Nikkei cuisine — the synthesis of Japanese technique with Peruvian ingredients that emerged from the Japanese immigrant communities of Lima — is among the most compelling culinary fusions in the world. At Karai, local chef Sebastián Jara executes Tsumura's vision with evident mastery. The menu is structured around cold preparations, raw fish, ceviches, and tiraditos before moving toward grilled and cooked dishes that showcase the kitchen's range. Chilean seafood — the country's extraordinary coastal abundance — is incorporated with intelligence: huachinango, corvina, and centolla treated with the precision that Japanese training demands, seasoned with the complexity that Peruvian heritage provides.
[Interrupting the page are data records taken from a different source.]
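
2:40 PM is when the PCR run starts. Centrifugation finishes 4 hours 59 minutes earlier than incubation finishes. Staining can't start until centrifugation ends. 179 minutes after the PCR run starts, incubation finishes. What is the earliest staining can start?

Incubation ends at 2:40 PM + 179 min = 5:39 PM.
Centrifugation ends at 5:39 PM − 299 min = 12:40 PM.
Staining is bounded by centrifugation, so the earliest it can start is 12:40 PM.

12:40 PM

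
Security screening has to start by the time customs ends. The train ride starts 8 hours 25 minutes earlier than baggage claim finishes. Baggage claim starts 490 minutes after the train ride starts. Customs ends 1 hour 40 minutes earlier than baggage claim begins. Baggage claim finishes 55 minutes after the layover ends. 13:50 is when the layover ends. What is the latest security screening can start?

12:50

Baggage claim ends at 13:50 + 55 min = 14:45.
The train ride starts at 14:45 − 505 min = 06:20.
Baggage claim starts at 06:20 + 490 min = 14:30.
Customs ends at 14:30 − 100 min = 12:50.
Security screening is bounded by customs, so the latest it can start is 12:50.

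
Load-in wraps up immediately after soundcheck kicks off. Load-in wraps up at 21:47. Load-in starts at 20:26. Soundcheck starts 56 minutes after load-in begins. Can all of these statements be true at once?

No

Soundcheck starts at 20:26 + 56 min = 21:22.
So load-in ends at 21:22.
But load-in is also said to end at 21:47 — a 25-minute conflict.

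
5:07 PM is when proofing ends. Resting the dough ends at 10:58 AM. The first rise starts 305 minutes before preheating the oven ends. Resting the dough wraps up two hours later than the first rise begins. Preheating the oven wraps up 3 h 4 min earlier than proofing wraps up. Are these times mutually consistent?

Preheating the oven ends at 5:07 PM − 184 min = 2:03 PM.
The first rise starts at 2:03 PM − 305 min = 8:58 AM.
Resting the dough ends at 8:58 AM + 120 min = 10:58 AM.
That matches the stated 10:58 AM, so the schedule is consistent.

Yes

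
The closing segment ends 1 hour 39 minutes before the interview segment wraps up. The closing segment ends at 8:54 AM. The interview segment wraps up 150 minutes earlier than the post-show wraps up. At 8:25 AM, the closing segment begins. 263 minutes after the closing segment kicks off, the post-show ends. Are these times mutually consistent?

The post-show ends at 8:25 AM + 263 min = 12:48 PM.
The interview segment ends at 12:48 PM − 150 min = 10:18 AM.
The closing segment ends at 10:18 AM − 99 min = 8:39 AM.
But the closing segment is also said to end at 8:54 AM — a 15-minute conflict.

No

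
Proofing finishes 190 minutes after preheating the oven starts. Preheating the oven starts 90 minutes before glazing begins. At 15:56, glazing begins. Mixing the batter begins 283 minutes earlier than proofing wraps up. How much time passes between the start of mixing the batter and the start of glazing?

Preheating the oven starts at 15:56 − 90 min = 14:26.
Proofing ends at 14:26 + 190 min = 17:36.
Mixing the batter starts at 17:36 − 283 min = 12:53.
From 12:53 to 15:56 is 183 minutes.

183 minutes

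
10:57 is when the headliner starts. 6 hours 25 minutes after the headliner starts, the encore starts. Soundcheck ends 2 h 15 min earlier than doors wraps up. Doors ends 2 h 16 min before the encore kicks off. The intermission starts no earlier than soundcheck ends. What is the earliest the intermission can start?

The encore starts at 10:57 + 385 min = 17:22.
Doors ends at 17:22 − 136 min = 15:06.
Soundcheck ends at 15:06 − 135 min = 12:51.
The intermission is bounded by soundcheck, so the earliest it can start is 12:51.

12:51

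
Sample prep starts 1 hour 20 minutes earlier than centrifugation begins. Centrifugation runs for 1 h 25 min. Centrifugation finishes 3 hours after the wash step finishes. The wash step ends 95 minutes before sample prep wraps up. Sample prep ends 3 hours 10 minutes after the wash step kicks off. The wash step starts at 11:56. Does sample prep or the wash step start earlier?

Sample prep ends at 11:56 + 190 min = 15:06.
The wash step ends at 15:06 − 95 min = 13:31.
Centrifugation ends at 13:31 + 180 min = 16:31.
Centrifugation starts at 16:31 − 85 min = 15:06.
Sample prep starts at 15:06 − 80 min = 13:46.
Sample prep starts at 13:46 and the wash step starts at 11:56, so the wash step is first.

the wash step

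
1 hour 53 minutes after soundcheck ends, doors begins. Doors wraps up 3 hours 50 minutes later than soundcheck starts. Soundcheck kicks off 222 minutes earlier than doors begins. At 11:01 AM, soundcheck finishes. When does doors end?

Doors starts at 11:01 AM + 113 min = 12:54 PM.
Soundcheck starts at 12:54 PM − 222 min = 9:12 AM.
Doors ends at 9:12 AM + 230 min = 1:02 PM.

1:02 PM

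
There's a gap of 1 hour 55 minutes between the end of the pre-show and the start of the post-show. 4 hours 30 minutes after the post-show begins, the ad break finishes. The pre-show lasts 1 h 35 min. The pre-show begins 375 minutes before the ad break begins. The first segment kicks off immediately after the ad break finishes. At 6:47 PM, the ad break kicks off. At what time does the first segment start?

8:32 PM

The pre-show starts at 6:47 PM − 375 min = 12:32 PM.
The pre-show ends at 12:32 PM + 95 min = 2:07 PM.
The post-show starts at 2:07 PM + 115 min = 4:02 PM.
The ad break ends at 4:02 PM + 270 min = 8:32 PM.
So the first segment starts at 8:32 PM.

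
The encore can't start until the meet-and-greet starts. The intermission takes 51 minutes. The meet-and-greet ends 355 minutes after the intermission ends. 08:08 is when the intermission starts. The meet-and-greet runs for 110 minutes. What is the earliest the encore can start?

13:04

The intermission ends at 08:08 + 51 min = 08:59.
The meet-and-greet ends at 08:59 + 355 min = 14:54.
The meet-and-greet starts at 14:54 − 110 min = 13:04.
The encore is bounded by the meet-and-greet, so the earliest it can start is 13:04.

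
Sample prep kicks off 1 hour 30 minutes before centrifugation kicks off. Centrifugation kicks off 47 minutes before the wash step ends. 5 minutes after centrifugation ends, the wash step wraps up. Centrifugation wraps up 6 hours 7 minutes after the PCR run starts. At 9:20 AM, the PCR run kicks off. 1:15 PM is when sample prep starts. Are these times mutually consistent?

Yes

Centrifugation ends at 9:20 AM + 367 min = 3:27 PM.
The wash step ends at 3:27 PM + 5 min = 3:32 PM.
Centrifugation starts at 3:32 PM − 47 min = 2:45 PM.
Sample prep starts at 2:45 PM − 90 min = 1:15 PM.
That matches the stated 1:15 PM, so the schedule is consistent.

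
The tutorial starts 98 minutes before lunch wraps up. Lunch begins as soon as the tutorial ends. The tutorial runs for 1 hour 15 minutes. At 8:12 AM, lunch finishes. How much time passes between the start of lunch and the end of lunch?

23 minutes

The tutorial starts at 8:12 AM − 98 min = 6:34 AM.
The tutorial ends at 6:34 AM + 75 min = 7:49 AM.
So lunch starts at 7:49 AM.
From 7:49 AM to 8:12 AM is 23 minutes.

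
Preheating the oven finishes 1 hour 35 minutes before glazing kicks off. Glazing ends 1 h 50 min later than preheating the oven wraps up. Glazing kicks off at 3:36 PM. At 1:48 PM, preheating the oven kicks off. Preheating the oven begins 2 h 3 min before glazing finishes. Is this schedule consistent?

Yes

Preheating the oven ends at 3:36 PM − 95 min = 2:01 PM.
Glazing ends at 2:01 PM + 110 min = 3:51 PM.
Preheating the oven starts at 3:51 PM − 123 min = 1:48 PM.
That matches the stated 1:48 PM, so the schedule is consistent.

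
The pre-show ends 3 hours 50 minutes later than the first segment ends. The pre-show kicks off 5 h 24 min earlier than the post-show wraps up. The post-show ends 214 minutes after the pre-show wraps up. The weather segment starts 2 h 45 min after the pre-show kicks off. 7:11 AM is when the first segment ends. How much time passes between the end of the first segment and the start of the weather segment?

The pre-show ends at 7:11 AM + 230 min = 11:01 AM.
The post-show ends at 11:01 AM + 214 min = 2:35 PM.
The pre-show starts at 2:35 PM − 324 min = 9:11 AM.
The weather segment starts at 9:11 AM + 165 min = 11:56 AM.
From 7:11 AM to 11:56 AM is 285 minutes.

285 minutes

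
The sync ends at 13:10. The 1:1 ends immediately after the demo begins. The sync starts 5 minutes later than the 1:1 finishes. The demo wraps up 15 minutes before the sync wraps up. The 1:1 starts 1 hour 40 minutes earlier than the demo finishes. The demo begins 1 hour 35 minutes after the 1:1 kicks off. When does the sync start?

The demo ends at 13:10 − 15 min = 12:55.
The 1:1 starts at 12:55 − 100 min = 11:15.
The demo starts at 11:15 + 95 min = 12:50.
So the 1:1 ends at 12:50.
The sync starts at 12:50 + 5 min = 12:55.

12:55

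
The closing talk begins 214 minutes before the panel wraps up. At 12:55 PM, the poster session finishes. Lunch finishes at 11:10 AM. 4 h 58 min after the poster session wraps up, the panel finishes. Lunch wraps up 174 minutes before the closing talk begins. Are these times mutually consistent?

The panel ends at 12:55 PM + 298 min = 5:53 PM.
The closing talk starts at 5:53 PM − 214 min = 2:19 PM.
Lunch ends at 2:19 PM − 174 min = 11:25 AM.
But lunch is also said to end at 11:10 AM — a 15-minute conflict.

No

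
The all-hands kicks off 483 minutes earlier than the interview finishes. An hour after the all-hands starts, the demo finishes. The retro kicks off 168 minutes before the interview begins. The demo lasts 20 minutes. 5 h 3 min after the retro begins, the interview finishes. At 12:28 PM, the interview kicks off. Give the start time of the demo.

The retro starts at 12:28 PM − 168 min = 9:40 AM.
The interview ends at 9:40 AM + 303 min = 2:43 PM.
The all-hands starts at 2:43 PM − 483 min = 6:40 AM.
The demo ends at 6:40 AM + 60 min = 7:40 AM.
The demo starts at 7:40 AM − 20 min = 7:20 AM.

7:20 AM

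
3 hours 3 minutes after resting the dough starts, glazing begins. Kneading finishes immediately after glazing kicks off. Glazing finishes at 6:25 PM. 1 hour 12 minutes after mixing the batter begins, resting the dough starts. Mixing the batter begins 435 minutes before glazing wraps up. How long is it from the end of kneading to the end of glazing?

180 minutes

Mixing the batter starts at 6:25 PM − 435 min = 11:10 AM.
Resting the dough starts at 11:10 AM + 72 min = 12:22 PM.
Glazing starts at 12:22 PM + 183 min = 3:25 PM.
So kneading ends at 3:25 PM.
From 3:25 PM to 6:25 PM is 180 minutes.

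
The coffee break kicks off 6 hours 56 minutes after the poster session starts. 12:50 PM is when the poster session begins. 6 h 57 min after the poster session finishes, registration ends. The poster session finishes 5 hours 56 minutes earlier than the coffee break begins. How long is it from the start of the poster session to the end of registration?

The coffee break starts at 12:50 PM + 416 min = 7:46 PM.
The poster session ends at 7:46 PM − 356 min = 1:50 PM.
Registration ends at 1:50 PM + 417 min = 8:47 PM.
From 12:50 PM to 8:47 PM is 7 h 57 min.

7 h 57 min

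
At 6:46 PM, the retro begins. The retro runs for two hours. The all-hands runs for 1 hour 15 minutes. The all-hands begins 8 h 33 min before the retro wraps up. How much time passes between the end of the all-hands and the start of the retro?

The retro ends at 6:46 PM + 120 min = 8:46 PM.
The all-hands starts at 8:46 PM − 513 min = 12:13 PM.
The all-hands ends at 12:13 PM + 75 min = 1:28 PM.
From 1:28 PM to 6:46 PM is 318 minutes.

318 minutes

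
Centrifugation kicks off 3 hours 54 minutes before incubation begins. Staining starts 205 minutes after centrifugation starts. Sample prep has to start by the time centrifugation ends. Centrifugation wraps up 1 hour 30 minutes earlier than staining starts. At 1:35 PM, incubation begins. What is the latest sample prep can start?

11:36 AM

Centrifugation starts at 1:35 PM − 234 min = 9:41 AM.
Staining starts at 9:41 AM + 205 min = 1:06 PM.
Centrifugation ends at 1:06 PM − 90 min = 11:36 AM.
Sample prep is bounded by centrifugation, so the latest it can start is 11:36 AM.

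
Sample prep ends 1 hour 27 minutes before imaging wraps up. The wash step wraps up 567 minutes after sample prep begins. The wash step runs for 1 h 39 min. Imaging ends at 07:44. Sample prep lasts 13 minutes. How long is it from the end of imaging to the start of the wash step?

Sample prep ends at 07:44 − 87 min = 06:17.
Sample prep starts at 06:17 − 13 min = 06:04.
The wash step ends at 06:04 + 567 min = 15:31.
The wash step starts at 15:31 − 99 min = 13:52.
From 07:44 to 13:52 is 6 hours 8 minutes.

6 hours 8 minutes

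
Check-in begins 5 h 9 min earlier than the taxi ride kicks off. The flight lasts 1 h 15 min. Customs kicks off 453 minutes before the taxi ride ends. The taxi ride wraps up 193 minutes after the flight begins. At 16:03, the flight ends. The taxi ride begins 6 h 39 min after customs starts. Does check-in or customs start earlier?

The flight starts at 16:03 − 75 min = 14:48.
The taxi ride ends at 14:48 + 193 min = 18:01.
Customs starts at 18:01 − 453 min = 10:28.
The taxi ride starts at 10:28 + 399 min = 17:07.
Check-in starts at 17:07 − 309 min = 11:58.
Check-in starts at 11:58 and customs starts at 10:28, so customs is first.

customs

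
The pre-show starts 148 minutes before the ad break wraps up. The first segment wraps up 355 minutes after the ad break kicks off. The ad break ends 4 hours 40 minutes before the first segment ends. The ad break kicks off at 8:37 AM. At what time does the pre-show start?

The first segment ends at 8:37 AM + 355 min = 2:32 PM.
The ad break ends at 2:32 PM − 280 min = 9:52 AM.
The pre-show starts at 9:52 AM − 148 min = 7:24 AM.

7:24 AM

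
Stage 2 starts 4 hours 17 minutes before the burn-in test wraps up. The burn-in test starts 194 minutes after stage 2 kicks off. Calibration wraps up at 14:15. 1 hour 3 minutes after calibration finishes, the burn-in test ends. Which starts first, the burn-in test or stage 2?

The burn-in test ends at 14:15 + 63 min = 15:18.
Stage 2 starts at 15:18 − 257 min = 11:01.
The burn-in test starts at 11:01 + 194 min = 14:15.
The burn-in test starts at 14:15 and stage 2 starts at 11:01, so stage 2 is first.

stage 2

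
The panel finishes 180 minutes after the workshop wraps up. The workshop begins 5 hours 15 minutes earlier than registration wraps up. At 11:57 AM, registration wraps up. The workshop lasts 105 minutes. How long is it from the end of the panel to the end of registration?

0.5 hours

The workshop starts at 11:57 AM − 315 min = 6:42 AM.
The workshop ends at 6:42 AM + 105 min = 8:27 AM.
The panel ends at 8:27 AM + 180 min = 11:27 AM.
From 11:27 AM to 11:57 AM is 0.5 hours.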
The omakase counter — a selection of nigiri and specialty sashimi featuring premium tuna, including the restaurant's celebrated toro — is the highest expression of the kitchen's technical skill. The space itself is the W Hotel's most considered room: zen aesthetic, clean lines, a palette of warm stone and dark wood that maintains the luxury hotel's design language while giving the cuisine the appropriate silence to speak. Business diners will find the private dining room — bookable for groups of six to fourteen — an exceptional venue for confidential conversations over exceptional food.
The cocktail programme leans into the Nikkei identity with pisco-meets-sake hybrids and Peruvian-accented drinks that work well as aperitivos. The wine list is compact but authoritative, with strong representation from Chilean boutique producers alongside an intelligent international selection. Lunch service, Tuesday to Friday, is among the most polished in the city — lighter preparations, business-appropriate pacing, and the full weight of the kitchen's technique deployed in a compressed format.
The W Hotel address sends a signal before you sit down. Inside, Karai provides the precise atmosphere that serious deal-making requires: formal without stiffness, impressive without ostentation, attentive without intrusion. The private dining room for groups eliminates the risk of being overheard. The omakase counter for two provides the shared experience that builds trust. This is the restaurant that Santiago's most sophisticated deal-makers use when the outcome of the dinner matters as much as the food on the plate.
Signature Dishes
The toro tuna preparations — in both nigiri and sashimi form — are the non-negotiable anchor of the menu. Braised beef tongue ceviche with cured egg yolk represents the kitchen at its most creatively ambitious. Stone-grilled corvina demonstrates how Peruvian technique elevates Chilean seafood. The tiradito selection, which changes with the coastal catch, is where the restaurant's synthesis of two culinary traditions achieves its most elegant expression.